By The Reporter Staff
Larry Kassan will facilitate the film discussion of “Fiddler: A Miracle of Miracle” at Super Sunday on August 29. For more information about the event, see the article on this page.)
Larry Kassan, who is coordinator of special events and theatre at the Rod Serling School of Fine Arts at Binghamton City School District, knows “Fiddler on the Roof”: not only has he seen more than a dozen productions of the musical, but he has directed, designed or produced “Fiddler” at least six times. Why does he feel the musical is so popular? “I can say that in one word: tradition,” he noted in an e-mail interview. “Honestly, Tevye’s story is universal. It touches all who see it. Recently, I was watching ‘The King and I.’ I could even see Tevye’s struggles [as similar to those of] the king of Siam: a changing world [where one is] so desperately trying to hold onto one’s traditions.”
The many performances he’s seen range from community theater to Broadway. He noted, “[I saw] the recent revival and a revival a few years back starring Harvey Fierstein, who took over the role from Alfred Molina. I must admit my favorite to date was the all-Yiddish revival directed by Joel Grey at the New York City Museum of Jewish Heritage. It was wonderful and held a special place in my heart since my daughter was getting married a month later. I sobbed through the wedding scene and ‘Sunrise Sunset.’ I also got to see a local actor, Claus Evans, play the lead in an outdoor summer production in Albany, but surprisingly never saw him here at the former Cider Mill Playhouse.”
His connection with the musical began young. He noted that his first production took place during his high school years at his temple on Long Island. Other performances include those at community theaters and summer stock productions, including one in Lake Placid, NY, just prior to the 1980 Winter Olympics. But some of his favorite memories are from productions held in the Binghamton High School Helen Foley Theatre.
“As you know, [Binghamton High School is] a very diverse school and our cast both reflected and celebrated this diversity,” Kassan said. “Tevye, who makes a point often throughout the musical that he has five daughters! In our production of his five daughters, one was African American, one was of Irish heritage and the other was from a Vietnamese family!

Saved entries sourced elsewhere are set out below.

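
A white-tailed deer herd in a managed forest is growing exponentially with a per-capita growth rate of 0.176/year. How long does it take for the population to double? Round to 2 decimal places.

3.94 years

Doubling time t_d = ln(2)/r = 0.6931/0.176 = 3.9383.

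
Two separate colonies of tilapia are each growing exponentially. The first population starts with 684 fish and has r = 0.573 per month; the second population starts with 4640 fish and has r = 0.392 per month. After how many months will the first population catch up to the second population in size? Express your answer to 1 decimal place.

Set 684·e^(0.573t) = 4640·e^(0.392t).
e^((0.573 − 0.392)t) = 4640/684 → e^(0.181·t) = 6.7836.
0.181·t = ln(6.7836) = 1.9145, so t = 1.9145/0.181 = 10.577.

10.6 months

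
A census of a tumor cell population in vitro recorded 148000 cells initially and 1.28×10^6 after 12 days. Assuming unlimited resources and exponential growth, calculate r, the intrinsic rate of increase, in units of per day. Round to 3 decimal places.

0.180 per day

From N(t) = N₀·e^(rt): e^(r·12) = 1.28×10^6/148000 = 8.6486.
r·12 = ln(8.6486) = 2.1574, so r = 2.1574/12 = 0.17978.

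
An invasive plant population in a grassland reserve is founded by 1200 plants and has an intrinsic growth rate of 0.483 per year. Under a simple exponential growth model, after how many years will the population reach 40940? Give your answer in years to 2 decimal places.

Set N₀·e^(rt) = 40940: e^(0.483·t) = 40940/1200 = 34.117.
0.483·t = ln(34.117) = 3.5298, so t = 3.5298/0.483 = 7.308.

7.31 years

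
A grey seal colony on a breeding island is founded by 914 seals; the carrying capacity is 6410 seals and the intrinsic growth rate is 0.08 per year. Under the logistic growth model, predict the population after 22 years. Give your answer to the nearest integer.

3151 seals

A = (K − N₀)/N₀ = (6410 − 914)/914 = 6.0131.
N(t) = K/(1 + A·e^(−rt)) = 6410/(1 + 6.0131×e^(−0.08×22)).
e^(−1.76) = 0.17204; denominator = 1 + 6.0131×0.17204 = 2.0345.
N = 6410/2.0345 = 3150.61.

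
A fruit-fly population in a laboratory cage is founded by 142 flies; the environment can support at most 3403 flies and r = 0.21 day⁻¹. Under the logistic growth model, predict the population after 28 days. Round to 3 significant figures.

A = (K − N₀)/N₀ = (3403 − 142)/142 = 22.965.
N(t) = K/(1 + A·e^(−rt)) = 3403/(1 + 22.965×e^(−0.21×28)).
e^(−5.88) = 0.0027948; denominator = 1 + 22.965×0.0027948 = 1.0642.
N = 3403/1.0642 = 3197.76.

3200 flies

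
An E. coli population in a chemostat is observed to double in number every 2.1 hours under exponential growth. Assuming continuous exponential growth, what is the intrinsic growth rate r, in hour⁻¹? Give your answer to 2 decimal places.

r = ln(2)/t_d = 0.6931/2.1 = 0.33007.

0.33 per hour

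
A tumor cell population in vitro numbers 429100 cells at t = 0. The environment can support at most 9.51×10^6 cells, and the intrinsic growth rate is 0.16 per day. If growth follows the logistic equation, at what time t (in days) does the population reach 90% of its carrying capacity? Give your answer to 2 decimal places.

32.81 days

A = (K − N₀)/N₀ = (9.51×10^6 − 429100)/429100 = 21.163.
Solve 9.51×10^6/(1 + 21.163·e^(−0.16t)) = 8.559×10^6: 1 + 21.163·e^(−0.16t) = 1.1111, so e^(−0.16t) = 0.00525034.
−0.16·t = ln(0.00525034) = -5.2495, so t = 5.2495/0.16 = 32.809.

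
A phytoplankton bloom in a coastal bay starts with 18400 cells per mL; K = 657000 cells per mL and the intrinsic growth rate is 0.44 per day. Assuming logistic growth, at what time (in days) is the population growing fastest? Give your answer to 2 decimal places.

8.06 days

Logistic growth is fastest at N = K/2 = 328500.
A = (K − N₀)/N₀ = 34.707. Set K/(1 + A·e^(−rt)) = K/2 → A·e^(−rt) = 1.
e^(−0.44t) = 1/34.707 = 0.028813, so t = ln(34.707)/0.44 = 3.5469/0.44 = 8.0612.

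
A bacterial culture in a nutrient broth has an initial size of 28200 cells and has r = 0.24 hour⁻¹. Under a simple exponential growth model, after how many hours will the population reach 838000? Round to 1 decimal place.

14.1 hours

Set N₀·e^(rt) = 838000: e^(0.24·t) = 838000/28200 = 29.716.
0.24·t = ln(29.716) = 3.3917, so t = 3.3917/0.24 = 14.132.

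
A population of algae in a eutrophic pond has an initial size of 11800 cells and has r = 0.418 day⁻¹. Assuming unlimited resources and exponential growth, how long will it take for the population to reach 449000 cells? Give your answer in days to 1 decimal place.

8.7 days

Set N₀·e^(rt) = 449000: e^(0.418·t) = 449000/11800 = 38.051.
0.418·t = ln(38.051) = 3.6389, so t = 3.6389/0.418 = 8.7056.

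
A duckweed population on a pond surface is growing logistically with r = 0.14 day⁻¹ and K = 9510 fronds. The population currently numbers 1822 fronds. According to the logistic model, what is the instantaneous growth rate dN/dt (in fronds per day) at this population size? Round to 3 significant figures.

dN/dt = rN(1 − N/K) = 0.14 × 1822 × (1 − 1822/9510).
1 − 1822/9510 = 0.80841; dN/dt = 0.14 × 1822 × 0.80841 = 206.21.

206 fronds per day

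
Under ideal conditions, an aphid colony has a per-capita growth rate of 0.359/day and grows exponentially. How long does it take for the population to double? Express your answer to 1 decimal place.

Doubling time t_d = ln(2)/r = 0.6931/0.359 = 1.9308.

1.9 days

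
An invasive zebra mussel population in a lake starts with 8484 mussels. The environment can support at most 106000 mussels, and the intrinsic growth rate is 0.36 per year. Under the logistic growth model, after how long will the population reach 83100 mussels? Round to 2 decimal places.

10.36 years

A = (K − N₀)/N₀ = (106000 − 8484)/8484 = 11.494.
Solve 106000/(1 + 11.494·e^(−0.36t)) = 83100: 1 + 11.494·e^(−0.36t) = 1.2756, so e^(−0.36t) = 0.023975.
−0.36·t = ln(0.023975) = -3.7307, so t = 3.7307/0.36 = 10.363.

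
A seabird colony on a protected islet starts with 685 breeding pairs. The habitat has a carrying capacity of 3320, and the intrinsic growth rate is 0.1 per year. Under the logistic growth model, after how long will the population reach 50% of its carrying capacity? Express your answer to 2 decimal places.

13.47 years

A = (K − N₀)/N₀ = (3320 − 685)/685 = 3.8467.
Solve 3320/(1 + 3.8467·e^(−0.1t)) = 1660: 1 + 3.8467·e^(−0.1t) = 2, so e^(−0.1t) = 0.259962.
−0.1·t = ln(0.259962) = -1.3472, so t = 1.3472/0.1 = 13.472.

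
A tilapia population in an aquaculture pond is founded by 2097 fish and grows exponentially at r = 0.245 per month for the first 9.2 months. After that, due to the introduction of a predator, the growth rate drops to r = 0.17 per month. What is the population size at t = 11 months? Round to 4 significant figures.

27130 fish

Phase 1: N(9.2) = 2097·e^(0.245×9.2) = 2097·e^2.254 = 19975.5.
Phase 2 runs for 11 − 9.2 = 1.8 months at r = 0.17.
N(11) = 19975.5·e^(0.17×1.8) = 19975.5·e^0.306 = 27126.4.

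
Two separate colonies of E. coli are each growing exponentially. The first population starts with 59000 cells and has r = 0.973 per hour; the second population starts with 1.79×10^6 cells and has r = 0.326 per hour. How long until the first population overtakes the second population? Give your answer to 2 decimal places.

Set 59000·e^(0.973t) = 1.79×10^6·e^(0.326t).
e^((0.973 − 0.326)t) = 1.79×10^6/59000 → e^(0.647·t) = 30.339.
0.647·t = ln(30.339) = 3.4124, so t = 3.4124/0.647 = 5.2742.

5.27 hours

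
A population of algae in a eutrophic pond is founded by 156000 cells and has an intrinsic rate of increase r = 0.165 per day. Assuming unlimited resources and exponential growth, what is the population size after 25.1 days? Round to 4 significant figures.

N(t) = N₀·e^(rt) = 156000 × e^(0.165×25.1) = 156000 × e^4.142.
e^4.142 ≈ 62.897, so N ≈ 156000 × 62.897 = 9.811947×10^6.

9812000 cells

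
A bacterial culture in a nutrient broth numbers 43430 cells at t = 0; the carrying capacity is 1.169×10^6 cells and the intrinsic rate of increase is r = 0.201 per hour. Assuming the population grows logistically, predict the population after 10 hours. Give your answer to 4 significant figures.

A = (K − N₀)/N₀ = (1.169×10^6 − 43430)/43430 = 25.917.
N(t) = K/(1 + A·e^(−rt)) = 1.169×10^6/(1 + 25.917×e^(−0.201×10)).
e^(−2.01) = 0.13399; denominator = 1 + 25.917×0.13399 = 4.4726.
N = 1.169×10^6/4.4726 = 261371.

261400 cells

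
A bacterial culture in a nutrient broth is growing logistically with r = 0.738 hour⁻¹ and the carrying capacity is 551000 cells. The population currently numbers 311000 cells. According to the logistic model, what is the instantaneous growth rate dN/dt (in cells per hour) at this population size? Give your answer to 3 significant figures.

dN/dt = rN(1 − N/K) = 0.738 × 311000 × (1 − 311000/551000).
1 − 311000/551000 = 0.43557; dN/dt = 0.738 × 311000 × 0.43557 = 99972.

100000 cells per hour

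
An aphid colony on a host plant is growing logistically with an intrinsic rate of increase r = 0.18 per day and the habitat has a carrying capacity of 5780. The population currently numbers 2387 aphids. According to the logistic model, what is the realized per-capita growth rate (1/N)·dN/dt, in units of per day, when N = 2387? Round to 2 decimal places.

(1/N)·dN/dt = r(1 − N/K) = 0.18 × (1 − 2387/5780).
= 0.18 × 0.58702 = 0.10566.

0.11 per day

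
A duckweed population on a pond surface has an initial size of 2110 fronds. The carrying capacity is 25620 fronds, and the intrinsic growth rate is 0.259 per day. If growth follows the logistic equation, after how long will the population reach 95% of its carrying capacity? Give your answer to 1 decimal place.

20.7 days

A = (K − N₀)/N₀ = (25620 − 2110)/2110 = 11.142.
Solve 25620/(1 + 11.142·e^(−0.259t)) = 24339: 1 + 11.142·e^(−0.259t) = 1.0526, so e^(−0.259t) = 0.00472363.
−0.259·t = ln(0.00472363) = -5.3552, so t = 5.3552/0.259 = 20.676.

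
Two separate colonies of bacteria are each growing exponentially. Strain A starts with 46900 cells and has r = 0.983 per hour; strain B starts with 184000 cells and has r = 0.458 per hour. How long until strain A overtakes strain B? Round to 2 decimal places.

2.60 hours

Set 46900·e^(0.983t) = 184000·e^(0.458t).
e^((0.983 − 0.458)t) = 184000/46900 → e^(0.525·t) = 3.9232.
0.525·t = ln(3.9232) = 1.3669, so t = 1.3669/0.525 = 2.6037.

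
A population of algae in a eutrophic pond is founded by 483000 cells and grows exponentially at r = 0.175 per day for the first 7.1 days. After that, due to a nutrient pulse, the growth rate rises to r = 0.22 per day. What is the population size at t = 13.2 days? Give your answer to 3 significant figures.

Phase 1: N(7.1) = 483000·e^(0.175×7.1) = 483000·e^1.242 = 1.673239×10^6.
Phase 2 runs for 13.2 − 7.1 = 6.1 days at r = 0.22.
N(13.2) = 1.673239×10^6·e^(0.22×6.1) = 1.673239×10^6·e^1.342 = 6.402966×10^6.

6400000 cells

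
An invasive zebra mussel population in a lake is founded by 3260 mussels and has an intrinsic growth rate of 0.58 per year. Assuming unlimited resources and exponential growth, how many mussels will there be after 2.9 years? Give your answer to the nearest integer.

N(t) = N₀·e^(rt) = 3260 × e^(0.58×2.9) = 3260 × e^1.682.
e^1.682 ≈ 5.3763, so N ≈ 3260 × 5.3763 = 17526.7.

17527 mussels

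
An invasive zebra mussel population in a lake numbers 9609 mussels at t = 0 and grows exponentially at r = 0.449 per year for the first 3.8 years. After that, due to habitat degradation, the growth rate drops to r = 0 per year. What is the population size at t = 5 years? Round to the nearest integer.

52926 mussels

Phase 1: N(3.8) = 9609·e^(0.449×3.8) = 9609·e^1.706 = 52926.3.
Phase 2 runs for 5 − 3.8 = 1.2 years at r = 0.
N(5) = 52926.3·e^(0×1.2) = 52926.3·e^-0 = 52926.3.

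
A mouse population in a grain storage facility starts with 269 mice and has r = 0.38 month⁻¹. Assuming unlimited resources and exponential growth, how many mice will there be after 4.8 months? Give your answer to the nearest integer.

1667 mice

N(t) = N₀·e^(rt) = 269 × e^(0.38×4.8) = 269 × e^1.824.
e^1.824 ≈ 6.1966, so N ≈ 269 × 6.1966 = 1666.88.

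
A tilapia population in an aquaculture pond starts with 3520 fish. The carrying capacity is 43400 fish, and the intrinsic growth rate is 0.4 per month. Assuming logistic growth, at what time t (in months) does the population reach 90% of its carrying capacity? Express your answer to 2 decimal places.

11.56 months

A = (K − N₀)/N₀ = (43400 − 3520)/3520 = 11.33.
Solve 43400/(1 + 11.33·e^(−0.4t)) = 39060: 1 + 11.33·e^(−0.4t) = 1.1111, so e^(−0.4t) = 0.0098072.
−0.4·t = ln(0.0098072) = -4.6246, so t = 4.6246/0.4 = 11.562.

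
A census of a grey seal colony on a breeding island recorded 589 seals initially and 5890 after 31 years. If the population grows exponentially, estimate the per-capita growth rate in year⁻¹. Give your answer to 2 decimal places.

From N(t) = N₀·e^(rt): e^(r·31) = 5890/589 = 10.
r·31 = ln(10) = 2.3026, so r = 2.3026/31 = 0.074277.

0.07 per year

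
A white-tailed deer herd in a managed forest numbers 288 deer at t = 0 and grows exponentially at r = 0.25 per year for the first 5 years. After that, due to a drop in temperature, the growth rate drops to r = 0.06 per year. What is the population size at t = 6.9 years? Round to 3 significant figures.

Phase 1: N(5) = 288·e^(0.25×5) = 288·e^1.25 = 1005.22.
Phase 2 runs for 6.9 − 5 = 1.9 years at r = 0.06.
N(6.9) = 1005.22·e^(0.06×1.9) = 1005.22·e^0.114 = 1126.6.

1130 deer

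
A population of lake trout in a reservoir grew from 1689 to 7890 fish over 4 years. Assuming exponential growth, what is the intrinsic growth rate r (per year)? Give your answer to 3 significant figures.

From N(t) = N₀·e^(rt): e^(r·4) = 7890/1689 = 4.6714.
r·4 = ln(4.6714) = 1.5415, so r = 1.5415/4 = 0.38536.

0.385 per year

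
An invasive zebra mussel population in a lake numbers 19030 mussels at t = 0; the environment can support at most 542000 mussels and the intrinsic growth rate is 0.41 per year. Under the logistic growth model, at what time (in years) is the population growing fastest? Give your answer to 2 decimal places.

8.08 years

Logistic growth is fastest at N = K/2 = 271000.
A = (K − N₀)/N₀ = 27.481. Set K/(1 + A·e^(−rt)) = K/2 → A·e^(−rt) = 1.
e^(−0.41t) = 1/27.481 = 0.0363883, so t = ln(27.481)/0.41 = 3.3135/0.41 = 8.0817.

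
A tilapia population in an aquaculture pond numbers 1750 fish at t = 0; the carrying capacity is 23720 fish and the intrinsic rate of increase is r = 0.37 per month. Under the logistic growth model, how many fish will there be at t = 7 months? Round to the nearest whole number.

12215 fish

A = (K − N₀)/N₀ = (23720 − 1750)/1750 = 12.554.
N(t) = K/(1 + A·e^(−rt)) = 23720/(1 + 12.554×e^(−0.37×7)).
e^(−2.59) = 0.07502; denominator = 1 + 12.554×0.07502 = 1.9418.
N = 23720/1.9418 = 12215.3.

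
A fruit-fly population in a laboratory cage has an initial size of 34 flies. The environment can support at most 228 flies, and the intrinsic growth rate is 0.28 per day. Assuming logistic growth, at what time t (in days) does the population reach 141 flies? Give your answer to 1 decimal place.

A = (K − N₀)/N₀ = (228 − 34)/34 = 5.7059.
Solve 228/(1 + 5.7059·e^(−0.28t)) = 141: 1 + 5.7059·e^(−0.28t) = 1.617, so e^(−0.28t) = 0.108138.
−0.28·t = ln(0.108138) = -2.2243, so t = 2.2243/0.28 = 7.9441.

7.9 days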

Our Yente was a wonderful senior at BHS who was also African American. Knowing I was the only Jewish member of the musical faculty, she stuck close and constantly asked me questions about the character of Yente. We often broke into character together and I would take on the role of a resident of Anetevka, in the cafeteria, [while] passing each other in the halls, etc.”
Kassan noted that sometimes he and the student kept acting outside the school. “A most amusing memory was at Wegmans,” he added. “She was a cashier there and I would always choose her counter to check out my groceries. She would greet me as Yente asking, ‘So, Mr. Kassan, how are you,’ in as ethnic a voice that she could muster. I would respond, ‘How should I be doing?’ She would say, ‘Of course, with all this mishegoss!’ Needless to say, the looks we would get from the shoppers on line were priceless!”